I made my way here by following @ASpittel. Thanks Ali.

I just finished at Clojure/conj, so it made sense to do today in Clojure. I should consider another language though, since AoC is always a good way to stretch yourself in something new.

Clojure

As per Ryan's suggestions, I pulled the read-file/split operation into it's own lines operation. I also pulled each puzzle into it's own function.

(ns day1
  (:require [clojure.string :refer [split]]))

(defn lines [input-file]
  (split (slurp input-file) #"\n"))

(defn star
  [input-file]
  (->> (lines input-file)
       (map #(Integer/parseInt %))
       (apply +)))

(println (star "input1.txt"))

This highlights something that bugs me about Clojure... there is no built-in function to read a number from a string.

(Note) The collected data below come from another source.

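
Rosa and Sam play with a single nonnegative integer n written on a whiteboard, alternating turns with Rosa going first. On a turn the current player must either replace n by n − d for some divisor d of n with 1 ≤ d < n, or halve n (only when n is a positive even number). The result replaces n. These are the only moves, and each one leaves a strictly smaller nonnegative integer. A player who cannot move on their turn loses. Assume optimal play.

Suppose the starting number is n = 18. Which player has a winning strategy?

Positions with no move are L. A position that does have a move is losing for the player to move precisely when every available move leads to a winning position for the opponent. Fill in the labels:
n=0: no move → L
n=1: no move → L
n=2: reaches L-position 1 → W
n=3: only reaches 2(W), which is W → L
n=4: reaches L-position 3 → W
n=5: only reaches 4(W), which is W → L
n=6: reaches L-position 3 → W
n=7: only reaches 6(W), which is W → L
n=8: reaches L-position 7 → W
n=9: only reaches 6(W), 8(W), all W → L
n=10: reaches L-position 5 → W
n=11: only reaches 10(W), which is W → L
n=12: reaches L-position 9 → W
n=13: only reaches 12(W), which is W → L
n=14: reaches L-position 7 → W
n=15: only reaches 10(W), 12(W), 14(W), all W → L
n=16: reaches L-position 15 → W
n=17: only reaches 16(W), which is W → L
n=18: reaches L-position 9 → W
From 18 Rosa can move to 9, reaching an L position.

Rosa wins.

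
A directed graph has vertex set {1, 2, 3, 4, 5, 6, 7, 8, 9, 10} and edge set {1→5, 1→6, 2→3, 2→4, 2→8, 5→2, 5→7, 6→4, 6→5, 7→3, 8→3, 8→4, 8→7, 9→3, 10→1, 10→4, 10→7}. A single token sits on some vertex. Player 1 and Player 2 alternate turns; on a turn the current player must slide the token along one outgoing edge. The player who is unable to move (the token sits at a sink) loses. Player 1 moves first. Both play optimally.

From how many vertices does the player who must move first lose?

Positions with no move are L. A position that does have a move is losing for the player to move precisely when every available move leads to a winning position for the opponent. Fill in the labels:
Every edge goes from a vertex to one that appears earlier in the order 3, 4, 7, 8, 2, 5, 6, 9, 1, 10, so processing vertices in that order labels each vertex after all of its successors.
3: no outgoing edge → L
4: no outgoing edge → L
7: reaches L-position 3 → W
8: reaches L-position 4 → W
2: reaches L-position 4 → W
5: only reaches 2(W), 7(W), all W → L
6: reaches L-position 5 → W
9: reaches L-position 3 → W
1: reaches L-position 5 → W
10: reaches L-position 4 → W
The L vertices are 3, 4, 5; that is 3 in all.

3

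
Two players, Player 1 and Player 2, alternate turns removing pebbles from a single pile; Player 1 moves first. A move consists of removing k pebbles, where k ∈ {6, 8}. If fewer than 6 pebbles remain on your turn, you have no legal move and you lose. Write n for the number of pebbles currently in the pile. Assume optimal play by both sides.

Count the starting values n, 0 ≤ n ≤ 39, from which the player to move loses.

18

Label each position W (a win for the player to move) or L (a loss). A position with no legal move is L; any other position is W exactly when some move reaches an L, and L when every move reaches a W.
n=0: no move → L
n=1: no move → L
n=2: no move → L
n=3: no move → L
n=4: no move → L
n=5: no move → L
n=6: can move to 0, which is L ⇒ W
n=7: can move to 1, which is L ⇒ W
n=8: can move to 2, which is L ⇒ W
n=9: can move to 3, which is L ⇒ W
n=10: can move to 4, which is L ⇒ W
n=11: can move to 5, which is L ⇒ W
n=12: can move to 4, which is L ⇒ W
n=13: can move to 5, which is L ⇒ W
n=14: moves to 8(W), 6(W); every one is W ⇒ L
n=15: moves to 9(W), 7(W); every one is W ⇒ L
n=16: moves to 10(W), 8(W); every one is W ⇒ L
n=17: moves to 11(W), 9(W); every one is W ⇒ L
n=18: moves to 12(W), 10(W); every one is W ⇒ L
n=19: moves to 13(W), 11(W); every one is W ⇒ L
n=20: can move to 14, which is L ⇒ W
n=21: can move to 15, which is L ⇒ W
n=22: can move to 16, which is L ⇒ W
n=23: can move to 17, which is L ⇒ W
n=24: can move to 18, which is L ⇒ W
n=25: can move to 19, which is L ⇒ W
n=26: can move to 18, which is L ⇒ W
n=27: can move to 19, which is L ⇒ W
n=28: moves to 22(W), 20(W); every one is W ⇒ L
n=29: moves to 23(W), 21(W); every one is W ⇒ L
n=30: moves to 24(W), 22(W); every one is W ⇒ L
n=31: moves to 25(W), 23(W); every one is W ⇒ L
n=32: moves to 26(W), 24(W); every one is W ⇒ L
n=33: moves to 27(W), 25(W); every one is W ⇒ L
n=34: can move to 28, which is L ⇒ W
n=35: can move to 29, which is L ⇒ W
n=36: can move to 30, which is L ⇒ W
n=37: can move to 31, which is L ⇒ W
n=38: can move to 32, which is L ⇒ W
n=39: can move to 33, which is L ⇒ W
L entries with 0 ≤ n ≤ 39: n = 0, 1, 2, 3, 4, 5, 14, 15, 16, 17, 18, 19, 28, 29, 30, 31, 32, 33; that makes 18.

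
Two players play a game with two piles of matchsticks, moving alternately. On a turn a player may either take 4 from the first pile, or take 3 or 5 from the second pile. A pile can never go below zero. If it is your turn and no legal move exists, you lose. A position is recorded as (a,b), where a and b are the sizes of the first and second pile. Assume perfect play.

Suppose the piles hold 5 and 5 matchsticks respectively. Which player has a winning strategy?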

It's simple to call out to Java like I just did, but I think there should be something built into the language.

(defn star2
  [input-file]
  (let [numbers (->> (lines input-file) (map #(Integer/parseInt %)))]
    (loop [[n & rn] (cycle numbers) f 0 acc #{}]
      (let [f (+ f n)]
        (if (acc f)
          f
          (recur rn f (conj acc f)))))))

(println (star2 "input1.txt"))

This second puzzle needed something more than a single operation. My first thought was using a reduce function, but then I realized that I needed to keep going through the input over and over until completion, and reduce works on the entire input... unless I created a transducer, which is too much work for something this simple. I probably should have thought about using loop in the first place.